I'm no fan of ICE – a very large percentage of my friends in the US are immigrants, and I generally want my country to be a welcoming one. ICE has certainly committed unethical and probably illegal acts (probably true of most federal agencies).
But to expect that a _federal agency_ will be denied service from a private entity, especially for essentially political reasons, is lunacy. It'd attract extreme negative attention from the rest of the government, and great fear from all paying customers that an internet mob could separate them from their code at any time.
We should absolutely be lobbying hard for changes to immigration law, the restrictions placed on ICE, and justice for their wrongdoings.
But I can't see how this helps improve immigration, and it certainly seems likely to cause a lot of negative consequences for GitHub. The employees are putting their employer in a "damned if they do, damned if they don't" situation.
EDIT: Just to clarify, I love the vision of a world where executives don't take actions their workers will protest. I think that in order to get there, the protests need to be reasonable, and I think this one isn't.
EDIT DISCLAIMER: I own a small amount of MSFT stock, which was not on my mind as I wrote this. I use GitHub's free service and have no other relationship I can think of with MSFT or GitHub.
Um, think you've got this backwards.
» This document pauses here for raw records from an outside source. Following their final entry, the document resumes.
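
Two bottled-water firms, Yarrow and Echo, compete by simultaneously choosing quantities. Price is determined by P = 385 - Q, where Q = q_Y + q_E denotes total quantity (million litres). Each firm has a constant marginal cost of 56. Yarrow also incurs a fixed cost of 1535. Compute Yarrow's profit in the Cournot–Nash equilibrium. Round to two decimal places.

A representative firm's profit is π_i = q_i(385 - Q) - 56q_i.
First-order condition (treating rivals' output as given): 329 - 2q_i - q_j = 0.
With identical firms every q_j equals q_i, so q_j = q_i and 329 = 3q_i, giving q_i = 329/3.
Price P = 385 - 658/3 = 497/3.
Yarrow's profit: (497/3 - 56)·(329/3) - 1535 = 10491.7778.

10491.78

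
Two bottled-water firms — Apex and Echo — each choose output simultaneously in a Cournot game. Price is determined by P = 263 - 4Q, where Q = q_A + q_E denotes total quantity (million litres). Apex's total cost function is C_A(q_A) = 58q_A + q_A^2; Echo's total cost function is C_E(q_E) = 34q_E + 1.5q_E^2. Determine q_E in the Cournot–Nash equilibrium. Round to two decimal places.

Apex's profit: π_A = (263 - 4Q)q_A - (58q_A + q_A²). Setting ∂π_A/∂q_A = 0: 205 - 10q_A - 4(q_E) = 0.
Echo's first-order condition: 229 - 11q_E - 4(q_A) = 0.
Best responses: q_A = (205 - 4q_E)/10, q_E = (229 - 4q_A)/11.
Substituting one into the other gives q_A = 1339/94 and q_E = 735/47.

15.64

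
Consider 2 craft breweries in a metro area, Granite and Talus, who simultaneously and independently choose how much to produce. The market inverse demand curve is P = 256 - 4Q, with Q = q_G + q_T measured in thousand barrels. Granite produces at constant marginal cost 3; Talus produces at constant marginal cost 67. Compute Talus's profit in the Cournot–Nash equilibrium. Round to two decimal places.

Granite's profit: π_G = (256 - 4Q)q_G - (3q_G). Setting ∂π_G/∂q_G = 0: 253 - 8q_G - 4(q_T) = 0.
Talus's first-order condition: 189 - 8q_T - 4(q_G) = 0.
So q_G = (253 - 4q_T)/8 and q_T = (189 - 4q_G)/8.
Substituting one into the other gives q_G = 317/12 and q_T = 125/12.
Price P = 256 - 4·(221/6) = 326/3.
Talus's profit: (326/3 - 67)·(125/12) = 434.0278.

434.03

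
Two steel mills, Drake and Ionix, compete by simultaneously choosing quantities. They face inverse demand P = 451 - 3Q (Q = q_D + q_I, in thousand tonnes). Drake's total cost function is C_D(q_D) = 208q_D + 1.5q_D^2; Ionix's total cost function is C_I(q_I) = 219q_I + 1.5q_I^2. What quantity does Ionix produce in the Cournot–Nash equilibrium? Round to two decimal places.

Drake's profit: π_D = (451 - 3Q)q_D - (208q_D + (3/2)q_D²). Setting ∂π_D/∂q_D = 0: 243 - 9q_D - 3(q_I) = 0.
Ionix's profit: π_I = (451 - 3Q)q_I - (219q_I + (3/2)q_I²). Setting ∂π_I/∂q_I = 0: 232 - 9q_I - 3(q_D) = 0.
So q_D = (243 - 3q_I)/9 and q_I = (232 - 3q_D)/9.
Solving the pair: q_D = 497/24, q_I = 151/8.

18.88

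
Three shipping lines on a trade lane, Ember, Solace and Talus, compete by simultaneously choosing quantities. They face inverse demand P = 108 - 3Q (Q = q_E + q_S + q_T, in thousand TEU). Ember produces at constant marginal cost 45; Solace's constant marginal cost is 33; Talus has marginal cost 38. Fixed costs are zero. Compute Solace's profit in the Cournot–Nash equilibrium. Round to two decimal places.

176.33

Ember's profit: π_E = (108 - 3Q)q_E - (45q_E). Setting ∂π_E/∂q_E = 0: 63 - 6q_E - 3(q_S + q_T) = 0.
Solace's profit: π_S = (108 - 3Q)q_S - (33q_S). Setting ∂π_S/∂q_S = 0: 75 - 6q_S - 3(q_E + q_T) = 0.
Talus's profit: π_T = (108 - 3Q)q_T - (38q_T). Setting ∂π_T/∂q_T = 0: 70 - 6q_T - 3(q_E + q_S) = 0.
Adding the 3 first-order conditions: 208 − 12Q = 0, so Q = 52/3.
Back-substituting: q_E = (63 − 52)/3 = 11/3, q_S = (75 − 52)/3 = 23/3, q_T = (70 − 52)/3 = 6.
Price P = 108 - 3·(52/3) = 56.
Solace's profit: (56 - 33)·(23/3) = 529/3.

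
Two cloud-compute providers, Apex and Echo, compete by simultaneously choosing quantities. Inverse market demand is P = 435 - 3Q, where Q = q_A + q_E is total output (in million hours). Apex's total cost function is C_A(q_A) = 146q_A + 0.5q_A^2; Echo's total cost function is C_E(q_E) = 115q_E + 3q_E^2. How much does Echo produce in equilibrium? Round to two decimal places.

18.31

Apex's profit: π_A = (435 - 3Q)q_A - (146q_A + (1/2)q_A²). Setting ∂π_A/∂q_A = 0: 289 - 7q_A - 3(q_E) = 0.
Echo's first-order condition: 320 - 12q_E - 3(q_A) = 0.
Rearranging gives the reaction functions q_A = (289 - 3q_E)/7 and q_E = (320 - 3q_A)/12.
Substituting one into the other gives q_A = 836/25 and q_E = 1373/75.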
Private entities shouldn't have to take on anyone they don't want as customers (for whatever reason - do you have to justify who you do or don't want in your livingroom?), but publicly-funded institutions shouldn't be able to deny service on political grounds.
In free societies, governments should only be able to forcibly compel people not to do things (murder, threaten, steal, etc.) - see the concept of "negative rights."
If, like a significant portion of the HN audience, you are straight, white, middle class and male it's probably easier for you to dismiss the right to fair treatment than it might be for individuals in those categories.
Segregation wasn't a case of the government pushing these ideas on to unwilling populace.
White parents were more likely to be able to afford to move which resulted in them leaving. Minorities tended to be poorer and could not leave and stayed in the areas with the worse schools. Kids who go to worse schools are less likely to get out of poverty so they stayed in the same poor areas and had kids in the same area repeating the cycle.
Since schools are typically given money based on property tax it meant that the schools in poor areas tended to receive less funding. There are also issues with teachers getting lower pay if they were in a poorer school. I think these issues are fixed in some states but there are still issues related to this in various states.